Conway had already been a part of the Trump campaign as an adviser and counts vice presidential nominee Mike PenceMichael (Mike) Richard PencePoll: 73 percent of Democratic voters would consider voting for Biden in the 2024 primary Bipartisan congressional commission urges IOC to postpone, relocate Beijing Games Noem to travel to South Carolina for early voting event MORE as a client. But while reports have pegged Bannon as an informal adviser to Trump, the move makes his involvement official. 

Clinton aides slammed Breitbart, citing what they called "deranged conspiracy theories" on the site. 

"We should expect in the coming weeks to see more of what, at the end of the day, really scares voters about Donald Trump," Mook said, predicting more "wild accusations" from the GOP nominee.
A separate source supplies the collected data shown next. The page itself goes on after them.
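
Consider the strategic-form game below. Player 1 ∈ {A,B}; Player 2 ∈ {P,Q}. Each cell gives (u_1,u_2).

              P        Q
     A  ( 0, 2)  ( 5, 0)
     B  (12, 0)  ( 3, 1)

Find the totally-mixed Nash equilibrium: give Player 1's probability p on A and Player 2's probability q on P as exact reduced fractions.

P1 mixes 1/3 on A; P2 mixes 1/7 on P

P1 indiff ⇒ q·0+(1-q)·5 = q·12+(1-q)·3 ⇒ q(-12) = (1-q)(-2) ⇒ q = 1/7
P2 indiff ⇒ p·2+(1-p)·0 = p·0+(1-p)·1 ⇒ p(2) = (1-p)(1) ⇒ p = 1/3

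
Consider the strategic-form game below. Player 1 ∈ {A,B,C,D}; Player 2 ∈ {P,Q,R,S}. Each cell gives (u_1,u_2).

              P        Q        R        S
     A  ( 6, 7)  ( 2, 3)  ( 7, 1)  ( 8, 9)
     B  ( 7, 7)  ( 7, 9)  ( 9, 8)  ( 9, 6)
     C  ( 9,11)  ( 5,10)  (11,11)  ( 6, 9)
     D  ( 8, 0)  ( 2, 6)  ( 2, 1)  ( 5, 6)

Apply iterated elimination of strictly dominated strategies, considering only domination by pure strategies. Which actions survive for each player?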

Under Bannon, Breitbart has been unabashedly pro-Trump and has regularly tangled with GOP establishment figures like Speaker Paul RyanPaul Davis RyanTrump clash ahead: Ron DeSantis positions himself as GOP's future in a direct-mail piece Cutting critical family support won't solve the labor crisis Juan Williams: Trump's GOP descends into farce MORE (Wis.).  

The site regularly hammers Clintons and the Democrats, publishing more than a dozen stories this month questioning whether the Democratic nominee is hiding an illness from voters. The Clinton campaign rejected those rumors in a statement Tuesday night.